US Treasury Secretary, Steven Mnuchin, caused a sharp drop in the USD last week when he suggested that the US government welcomed a weak currency as it would help trade. The big news was preliminary GDP figures showing that US economic growth slowed in Q4. GDP increased at a 2.6% annual rate, down from 3.2% in Q3. The data showed imports increased at their fastest rate in more than 7 years. Preliminary Markit PMIs displayed improvements in manufacturing as the services PMI scaled back slightly. The indicators still suggest a positive outlook in terms of expansion for both sectors. Durable goods orders rose 2.9% month-on-month in December, ahead of the 0.8% estimate and up from 1.7% in November. Excluding the volatile transportation sector, orders increased 0.6% in December, as manufacturers benefited from a pickup in global growth and a weaker US Dollar.

EU

The ECB kept its benchmark interest rate on hold. Mario Draghi expressed concern over the impact of US trade policy on the value of the Euro, which spiked above $1.25 for the first time since 2014 last week. Sentiment indicators remain at elevated levels across the continent and in particular Germany. The consumer confidence indicator surprised at 1.3 in January, accelerating above expectations for 0.1. The index is ever closer to its historical high reached in 2000. The German IFO Business Climate Index rose to 117.6 in January from 117.2 in December. This increase was due to far better assessments of the current business situation, with this sub-indicator hitting a record high. However, business expectations for the next 6 months, fell marginally, although remain at a high level.
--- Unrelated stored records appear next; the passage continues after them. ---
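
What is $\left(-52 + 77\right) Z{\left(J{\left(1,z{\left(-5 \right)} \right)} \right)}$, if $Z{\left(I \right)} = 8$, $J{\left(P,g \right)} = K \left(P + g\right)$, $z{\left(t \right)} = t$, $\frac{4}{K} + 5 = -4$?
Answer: $200$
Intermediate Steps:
$K = - \frac{4}{9}$ ($K = \frac{4}{-5 - 4} = \frac{4}{-9} = 4 \left(- \frac{1}{9}\right) = - \frac{4}{9} \approx -0.44444$)
$J{\left(P,g \right)} = - \frac{4 P}{9} - \frac{4 g}{9}$ ($J{\left(P,g \right)} = - \frac{4 \left(P + g\right)}{9} = - \frac{4 P}{9} - \frac{4 g}{9}$)
$\left(-52 + 77\right) Z{\left(J{\left(1,z{\left(-5 \right)} \right)} \right)} = \left(-52 + 77\right) 8 = 25 \cdot 8 = 200$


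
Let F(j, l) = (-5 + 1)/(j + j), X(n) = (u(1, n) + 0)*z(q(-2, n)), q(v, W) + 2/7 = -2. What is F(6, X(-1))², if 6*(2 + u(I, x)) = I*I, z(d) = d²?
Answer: ⅑ ≈ 0.11111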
Emerging Markets and Japan

In Japan, the BoJ decided to keep its monetary policy unchanged, causing Japanese shares to jump to their highest levels in over 25 years. Consumer prices gained 1.0% year-on-year in December, in line with the November figure. However, this was driven by a jump in fresh food prices, which could squeeze consumers. Exports fell from 16.2% to 9.3% year-on-year in December. However, 2017 was best year for exports since the financial crisis. The trade surplus rose to 359 billion Yen ($3.3 billion), up from 112 billion Yen. Imports also fell from 17.2% to 14.9%. Meanwhile the Yuan has surged to close to its highest level against the USD since its surprise devaluation in August 2015. Having further appreciated 3% so far this year, it is on course for its best monthly performance since April 1980.